Closed TOUAOUSSA-Oussama closed 3 years ago
Hi, are you referring to this line?
image_patch = image.read(window=((row-patch_radius,row+patch_radius+1),(col-patch_radius,col+patch_radius+1)))
Or, if not, could you point out in the code which part you are referring to?
Hi, thank you for replying, no here :
rows, cols = np.where(labels_raster!=label_ndv)
in fact, in the article you have just 713 trees labeled but with you're extraction you got too many
I don't see the issue with the np.where() call. It will return the rows and columns of locations where the labels raster has a valid value.
Re: 713 trees -- here we are extracting a patch for each pixel inside a labeled tree. So there will be more than 713 patches extracted.
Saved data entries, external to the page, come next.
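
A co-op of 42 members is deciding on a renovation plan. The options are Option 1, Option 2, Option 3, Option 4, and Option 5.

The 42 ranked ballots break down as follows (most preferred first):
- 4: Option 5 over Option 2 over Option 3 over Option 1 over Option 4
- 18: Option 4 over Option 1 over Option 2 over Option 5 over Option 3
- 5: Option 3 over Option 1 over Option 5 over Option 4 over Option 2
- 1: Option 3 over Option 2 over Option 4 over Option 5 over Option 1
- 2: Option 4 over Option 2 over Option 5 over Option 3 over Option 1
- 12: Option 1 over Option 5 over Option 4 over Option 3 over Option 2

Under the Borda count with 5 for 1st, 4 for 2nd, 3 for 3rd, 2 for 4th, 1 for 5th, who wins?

Option 1

Option 1: 4×2 + 18×4 + 5×4 + 1×1 + 2×1 + 12×5 = 163
Option 2: 4×4 + 18×3 + 5×1 + 1×4 + 2×4 + 12×1 = 99
Option 3: 4×3 + 18×1 + 5×5 + 1×5 + 2×2 + 12×2 = 88
Option 4: 4×1 + 18×5 + 5×2 + 1×3 + 2×5 + 12×3 = 153
Option 5: 4×5 + 18×2 + 5×3 + 1×2 + 2×3 + 12×4 = 127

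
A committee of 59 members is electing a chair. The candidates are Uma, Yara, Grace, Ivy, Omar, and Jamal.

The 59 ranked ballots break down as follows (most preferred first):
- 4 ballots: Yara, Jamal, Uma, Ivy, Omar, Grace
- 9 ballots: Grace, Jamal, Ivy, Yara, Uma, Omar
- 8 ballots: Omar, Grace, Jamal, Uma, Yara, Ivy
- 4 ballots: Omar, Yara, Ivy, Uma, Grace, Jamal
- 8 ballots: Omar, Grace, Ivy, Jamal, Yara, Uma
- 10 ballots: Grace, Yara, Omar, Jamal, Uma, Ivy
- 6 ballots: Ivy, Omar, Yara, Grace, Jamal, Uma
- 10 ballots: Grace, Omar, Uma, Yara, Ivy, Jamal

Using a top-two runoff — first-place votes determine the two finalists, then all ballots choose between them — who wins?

Omar

Round 1 first-place votes: Uma 0, Yara 4, Grace 29, Ivy 6, Omar 20, Jamal 0. Grace and Omar advance.
Runoff: Grace is ranked above Omar on 29 ballots, Omar above Grace on 30.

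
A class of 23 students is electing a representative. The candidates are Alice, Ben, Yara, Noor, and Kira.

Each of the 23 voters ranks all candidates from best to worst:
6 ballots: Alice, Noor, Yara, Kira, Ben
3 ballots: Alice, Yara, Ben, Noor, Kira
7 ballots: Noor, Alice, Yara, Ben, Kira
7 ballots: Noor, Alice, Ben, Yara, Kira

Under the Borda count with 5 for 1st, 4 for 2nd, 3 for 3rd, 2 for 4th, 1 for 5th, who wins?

Alice: 6×5 + 3×5 + 7×4 + 7×4 = 101
Ben: 6×1 + 3×3 + 7×2 + 7×3 = 50
Yara: 6×3 + 3×4 + 7×3 + 7×2 = 65
Noor: 6×4 + 3×2 + 7×5 + 7×5 = 100
Kira: 6×2 + 3×1 + 7×1 + 7×1 = 29

Alice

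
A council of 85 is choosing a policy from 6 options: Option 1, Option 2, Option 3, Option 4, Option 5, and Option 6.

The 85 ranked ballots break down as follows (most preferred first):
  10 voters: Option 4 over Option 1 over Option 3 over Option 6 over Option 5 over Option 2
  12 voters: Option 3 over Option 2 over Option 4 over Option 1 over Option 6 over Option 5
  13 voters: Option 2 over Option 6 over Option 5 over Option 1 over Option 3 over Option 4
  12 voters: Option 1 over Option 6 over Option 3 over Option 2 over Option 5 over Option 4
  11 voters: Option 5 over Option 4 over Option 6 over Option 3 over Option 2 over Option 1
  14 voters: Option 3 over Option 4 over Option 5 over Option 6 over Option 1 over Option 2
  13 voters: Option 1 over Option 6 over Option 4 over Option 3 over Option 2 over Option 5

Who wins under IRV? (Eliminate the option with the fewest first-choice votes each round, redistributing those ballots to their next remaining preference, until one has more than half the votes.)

Round 1: Option 1 25, Option 2 13, Option 3 26, Option 4 10, Option 5 11, Option 6 0. Option 6 eliminated.
Round 2: Option 1 25, Option 2 13, Option 3 26, Option 4 10, Option 5 11. Option 4 eliminated.
Round 3: Option 1 35, Option 2 13, Option 3 26, Option 5 11. Option 5 eliminated.
Round 4: Option 1 35, Option 2 13, Option 3 37. Option 2 eliminated.
Round 5: Option 1 48, Option 3 37. Option 1 has a majority (≥43).

Option 1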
Yes that true, you extract a patch for each pixel but the problem is when you split your data into training and test, you will have an image on test data that exists on training data except that it is shifted by only one pixel. So the problem, you predict an image that exists in training data
and this will affect your metrics
Where in the code do you see this one-pixel shift happening?
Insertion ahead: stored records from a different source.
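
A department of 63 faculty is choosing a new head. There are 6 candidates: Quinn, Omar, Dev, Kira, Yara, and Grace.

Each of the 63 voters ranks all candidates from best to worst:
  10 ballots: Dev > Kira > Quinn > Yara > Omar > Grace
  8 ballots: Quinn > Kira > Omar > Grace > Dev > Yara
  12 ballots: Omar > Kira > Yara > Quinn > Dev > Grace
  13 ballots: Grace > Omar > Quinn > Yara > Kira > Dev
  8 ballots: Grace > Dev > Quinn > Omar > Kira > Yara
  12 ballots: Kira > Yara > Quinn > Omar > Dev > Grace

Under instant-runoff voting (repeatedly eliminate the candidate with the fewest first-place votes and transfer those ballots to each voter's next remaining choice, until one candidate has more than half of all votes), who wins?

Kira

Round 1: Quinn 8, Omar 12, Dev 10, Kira 12, Yara 0, Grace 21. Yara eliminated.
Round 2: Quinn 8, Omar 12, Dev 10, Kira 12, Grace 21. Quinn eliminated.
Round 3: Omar 12, Dev 10, Kira 20, Grace 21. Dev eliminated.
Round 4: Omar 12, Kira 30, Grace 21. Omar eliminated.
Round 5: Kira 42, Grace 21. Kira has a majority (≥32).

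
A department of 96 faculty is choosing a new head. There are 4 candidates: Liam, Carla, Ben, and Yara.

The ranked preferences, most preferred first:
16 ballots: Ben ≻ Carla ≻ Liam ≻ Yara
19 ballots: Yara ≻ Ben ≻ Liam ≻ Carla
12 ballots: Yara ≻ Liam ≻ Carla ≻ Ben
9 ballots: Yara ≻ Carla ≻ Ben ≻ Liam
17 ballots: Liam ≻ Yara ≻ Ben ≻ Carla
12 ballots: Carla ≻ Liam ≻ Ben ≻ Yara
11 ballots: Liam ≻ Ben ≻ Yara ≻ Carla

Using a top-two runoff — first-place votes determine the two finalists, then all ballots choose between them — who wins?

Round 1 first-place votes: Liam 28, Carla 12, Ben 16, Yara 40. Yara and Liam advance.
Runoff: Yara is ranked above Liam on 40 ballots, Liam above Yara on 56.

Liam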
in "extract.py", you will notice that if you visualize the images extracted
When we split the data, we split by trees, not by patches. So we will not have patches from the same tree in both the train split and the test split. This is done in preprocess.py.
hello, thank you for sharing your code and the database used. However, there is a problem in extracting images of size 15x15 from the overall image. Indeed, when you extract an image once you have found a labeled pixel, it allows to have images shifted by only one pixel, and when you divide between test data and other training data, the model predicts an image where we can find this same image in the training base except that it is shifted by only one pixel and therefore the classification results are not good.